Apparently, he wrote over 3,000 songs, but only recorded about 200. Since he didn't write music, it remains to the descendants to delve into the Guthrie archives and set those other lyrics to music. So Woody was channeled.

Sarah Lee and her husband, guitarist and singer Johnny Irion, played under the stars and the twinkle lights of the homemade stage at the Bynum General Store for the store's innaugural concert this year. About 200 of us listened. They were backed by local country rockers from Tift Merritt's band and Chatham County Line who also helped on Sarah and Johnny's recent seven-song EP and their past recordings.
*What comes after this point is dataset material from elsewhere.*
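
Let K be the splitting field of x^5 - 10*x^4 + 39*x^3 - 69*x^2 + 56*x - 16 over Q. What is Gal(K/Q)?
The polynomial f is an irreducible quintic over Q, so G = Gal(f/Q) is a transitive subgroup of S_5: one of C_5 (5T1, order 5), D_5 (5T2, order 10), F_20 (5T3, order 20), A_5 (5T4, order 60) or S_5 (5T5, order 120). The discriminant of f is 734464, which is not a perfect square, so G is not contained in A_5. The transitive groups of degree 5 not contained in A_5 are: F_20 (5T3, order 20), S_5 (5T5, order 120). By Dedekind's theorem, for a prime p not dividing disc(f) the degrees of the irreducible factors of f mod p form the cycle type of an element of G. Factoring f modulo the 3 such primes p <= 7 (skipping 2, which divides the discriminant), each new pattern first appears at: mod 3: f = (x^5 + 2x^4 + 2x + 2), pattern 5; mod 7: f = (x^2 + x + 6)(x^3 + 3x^2 + 2x + 2), pattern 3+2. No other pattern occurs in this range, so the set of observed cycle types is {5, 3+2}. Among the candidates above, the only group containing elements of all these cycle types is S_5 (5T5) — F_20 (5T3) lacks at least one of them. Hence G = S_5 (5T5), of order 120.

5T5: S_5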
They played to a crowd of Bynum locals, young Chatham hippies, UNC professors and lots and lots of babies. Cupcakes, cola and CDs were sold by flashlight under a little tent next to the porch of the General Store. A hand-lettered sign next to the stage said, "No Alcohol" and the crowd seemed in compliance. Jerry, owner of the general store, did a brisk business from the little bit of merchandise he had inside. I had an IBC root beer. Two young girls passed the pith helmet and raised over $450 for the musicians, a lot for one of these shows that I overheard usually average about 50 cents a head.

After about an hour and a half of great tunes, most of the crowd was getting cold and began to fold their lawn chairs to leave. The band finished and then, almost as an afterthought, the emcee came up and said to the 50 or so of us remaining, "Don't leave, they're doing an encore."

That's when she and Johnny, with their 20-month-old daughter Olivia in tow, did "This Land is Your Land." The last verse, which she sang with particular fervor, doesn't appear in all the songbooks, but goes, "Nobody living can ever stop me/As I go walking that freedom highway/Nobody living can make me turn back/This Land was made for you and me." I'd almost forgotten that message.